The McGowan Government will use its large parliamentary majority to make sweeping changes to WA's electoral laws, which critics say will diminish the influence of regional WA.
A system of "one-vote, one-value" will be introduced for the Upper House of State Parliament tomorrow, setting up a fight with the Nationals and other regional campaigners who had vowed to fiercely oppose the changes.
Rather than Upper House MPs being chosen from six regions of varying size, as under the current model, the whole state would serve as a single electorate electing 37 members under the Government's plans.
Group voting tickets, which critics argue are used to 'game' the system using complex preference deals to elect candidates with tiny shares of the vote, would be abolished.
Premier Mark McGowan endorsed the changes, which were made by an expert panel the Government appointed.
"The Upper House is broken, the system is broken," Mr McGowan said.
"This report has shined a light on that and identified ways of making it fairer, equal and more democratic.
"Today is a historic day for democracy and fairness in WA."
Undemocratic rorting: McGowan
Mr McGowan pointed to the election of Daylight Saving MP Wilson Tucker to justify the changes to the system.
Mr Tucker was elected despite getting just 98 first preference votes.
"There was clearly gaming and rorting of the system going on," Mr McGowan said.
"It was clearly undemocratic in the Upper House, we needed to respond.
"We have a system where some peoples' votes are worth six times other people's votes.

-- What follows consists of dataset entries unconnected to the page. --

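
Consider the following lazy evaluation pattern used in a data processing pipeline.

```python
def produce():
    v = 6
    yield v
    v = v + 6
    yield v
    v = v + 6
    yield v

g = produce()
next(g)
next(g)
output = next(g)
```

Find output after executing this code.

Step 1: Trace through generator execution:
  Yield 1: v starts at 6, yield 6
  Yield 2: v = 6 + 6 = 12, yield 12
  Yield 3: v = 12 + 6 = 18, yield 18
Step 2: First next() gets 6, second next() gets the second value, third next() yields 18.
Therefore output = 18.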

"It is not fair and it cannot be allowed to stand."
The Government has used the election of Daylight Saving Party MP Wilson Tucker to justify the review of the system.
But under the changes, a party would need to secure just 2.6 per cent of the statewide vote to guarantee the election of one of its candidates.
Change in stance after election
Mr McGowan was asked at length before the March state election whether Labor would seek to change the Upper House system, but played down the possibility.
The Premier repeatedly said changes were "not on our agenda", but then swiftly moved to review the system once Labor secured an Upper House majority.
The legislation will face little resistance because of Labor's dominance in both chambers.
Once the changes are implemented, WA will join New South Wales and South Australia as having ‘whole-of-state’ electorates for the Upper House.
But unlike those states, all Upper House spots would be contested at every election under WA’s plans.
The changes will also expand the size of the Upper House from 36 MPs to 37.
Review sought electoral equality
The expert committee, led by Malcolm McCusker QC, was tasked with providing recommendations on how "electoral equality" might be achieved for all citizens.
Mr McCusker said the recommended changes would not necessarily lead to regional voters having less representation.
"It depends on how people in the regional areas wish to vote," he said.
"People in the regional areas at the moment are confined to voting for the candidates within that particular region.
"People in the regional areas may now choose to vote […] for whoever they choose in this whole of state electorate.
"We will be voting for a member of the Legislative Council for Western Australia.
"How that will affect the regional voters remains to be seen."
But advocates for the current system argue the whole of state electorate would leave regional voters underrepresented and disadvantaged.
Electoral reform 'wrong priority': Opposition
The WA Nationals warned throughout the state election that Labor would likely ram through electoral reform changes if it gained full control over both houses of parliament.
Nationals MP and Opposition leader Mia Davies said the reforms would rip regional representation from the WA Parliament.
"This Premier denied again and again prior to the election that electoral reform was not on the agenda," she said.
"What it will do is rip regional representation from this state parliament.
"Imagine making this your priority as a government in the midst of a pandemic, with a health crisis, a housing crisis and a skills crisis.
"If they had any shred of decency they would shelve this report and take this to the next election so that all West Australians could have a say on what will change the electoral landscape for many generations to come."
Mr McGowan said the reforms were overdue.
"We didn't know at the state election that a member would be elected with 98 votes," he said.
"Secondly, prior to the election, I had no idea … the government would have a majority in the Upper House.
"So obviously these changes weren't something we contemplated."
Quigley denies legislation will favour Labor
Attorney-General John Quigley said the legislation was not biased, but instead reflected democracy.
"I do not accept that proposition at all that these laws are designed to favour Labor," he said.
"At the moment the quota to get [voted in] in one of the regions is about 14.5-15 per cent.
"Under these proposed changes the quota will be reduced to about 2.7 per cent. That's the equivalent of about 45,000 voters."
Group voting tickets scrapped
The Ministerial Expert Committee on Electoral Reform recommended group voting tickets be abolished and replaced with optional preferential voting.
It suggested voters would be instructed on ballot papers to mark one or more squares above the line, or mark a specified minimum number of squares below the line.
It recommended measures be considered to manage the size and design of the ballot paper.
The report also made a number of other recommendations including that political parties be registered at least six months prior to the general election, with a registration fee and at least 500 declared members for each party.